There is an episode of “King of the Hill” where Hank Hill’s dad, Cotton, accuses his ex-wife of having tried to poison him with cyanide. In reality, she was merely serving chicken almondine. Any fan of murder mysteries knows that when cyanide poisoning is the homicidal weapon of choice, the smell of almonds eventually comes up. Yes, cyanide can be made from almonds…among many other plants. Don’t let the smell of death in the air that comes eating almonds stop you from exploiting the nutrients with which almonds are also loaded.
A cup of whole almonds contains nearly two day’s worth of the vitamin E that you are recommended to consume. Almonds are some of the tastiest of all nuts; they make cashews taste like something that came from the bottom of a shoe. You almost cannot hope to find a more delicious way to consume that 187% of the vitamin E that you get by eating a cup of almonds than, well, by eating a cup of almonds. The official verdict has yet to be returned, but the jury is currently considering vitamin E to be the culprit in everything from helping to reduce the risk of developing macular degeneration to the prevention of cataracts.
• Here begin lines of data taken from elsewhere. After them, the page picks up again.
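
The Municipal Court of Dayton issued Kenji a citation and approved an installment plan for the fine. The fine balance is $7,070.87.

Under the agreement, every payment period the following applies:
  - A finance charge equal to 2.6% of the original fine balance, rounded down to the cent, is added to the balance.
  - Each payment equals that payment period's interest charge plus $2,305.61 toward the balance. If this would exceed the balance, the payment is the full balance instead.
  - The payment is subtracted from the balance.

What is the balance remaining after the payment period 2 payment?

Payment period 1: opening $7,070.87; interest $183.84 → $7,254.71; payment $2,489.45; balance $4,765.26
Payment period 2: opening $4,765.26; interest $183.84 → $4,949.10; payment $2,489.45; balance $2,459.65

$2,459.65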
Getting vitamin E from eating almonds may also have the potential to prevent colon cancer and even possibly slow the progress of Alzheimer’s.
That cup of whole almonds is packed to the gills—wait, that doesn’t sound right—with calories. Yes, it’s true that almonds are high-calorie snacks and it’s true that a lot of those calories come fat. But that’s most unsaturated fat and that’s the better kind of fat to eat. What should not be lost in the observation is that in addition to a lot of calories, you are also getting a lot of protein. Meaning that as far as snack food goes, almonds don’t really qualify as one of those “empty calorie” choices. A cup of almonds means in excess of 60% of the protein you need in a day. If you aren’t getting all the protein you should be getting, the effects could range from bad blood circulation to anemia. Protein is vital for the body to efficiently produce muscle, get oxygen moving through the blood to all your tissue and even make sure you have the energy to make it through another day.
Magnesium is every bit of omnipresent throughout the human body as protein. Name an organ inside the body and there will you find magnesium. Now comes the good part: nearly all the magnesium you require in a typical day can be found in a cup of whole almonds. Now comes the not so good part: an atypical day can be you require the ingestion of more magnesium. Atypical in this instance can mean a day like, for instance, one constantly interrupted by diarrhea, unusually heavy menstrual bleeding or tipping the scales of alcohol consumption past the point of socializing. In other words, chronic magnesium deficiencies are rare, but occasional deficiencies are quite common. The result of a magnesium deficiency ranges from a sudden drop in energy and a rise in lethargy to increased anxiety to—and this is one you may notice occurring in conjunction with those atypical days more than others—restless leg syndrome. So sit back and enjoy a snack of almonds. You just may sleep more readily tonight.